Trip to U.S. Supreme Court?

Bashman said in my interview with him that he does not think that Wyeth has preserved its arguments that federal law pre-empts the case, and the U.S. Supreme Court would not care about Pennsylvania's decision to recognize certain types of pharmaceutical liability claims unless they are “somehow … contrary to federal law.”

Drug and Device Law argues design-defect claims are preempted by federal law because it would be impossible to both change the design of Redux or remove it from the market and comply with the FDA's requirement that drugmakers not change the formulations of drugs once they have been approved.

The U.S. Supreme Court rejected the First Circuit’s rationale in Mutual Pharmaceutical Co., Inc. v.
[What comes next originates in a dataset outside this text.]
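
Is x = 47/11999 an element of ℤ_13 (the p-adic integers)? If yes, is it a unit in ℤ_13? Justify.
x ∉ ℤ_13 (v_13(x) = -2 < 0)

ℤ_13 = {x ∈ ℚ_13 : v_13(x) ≥ 0} and ℤ_13^× = {x ∈ ℤ_13 : v_13(x) = 0}. Here v_13(47/11999) = v_13(num) − v_13(den) = -2; compare against these criteria.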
Bartlett that the drugmaker “could escape the impossibility of complying with both its federal- and state-law duties by choosing to stop selling sulindac.” The majority said that the First Circuit's rationale “is incompatible with this Court’s pre-emption cases, which have presumed that an actor seeking to satisfy both federal- and state-law obligations is not required to cease acting altogether.”

In in Wyeth v. Levine, the U.S. Supreme Court said federal regulation was a floor, not a ceiling, for protecting consumers regarding the risks of brand-name drugs through failure-to-warn claims (generic drugs are another matter). It'll be interesting to see if impossibility preemption and Pennsylvania's decision to recognize design-defect and negligent marketing claims for brand-name drugs gets a ride to Washington, D.C.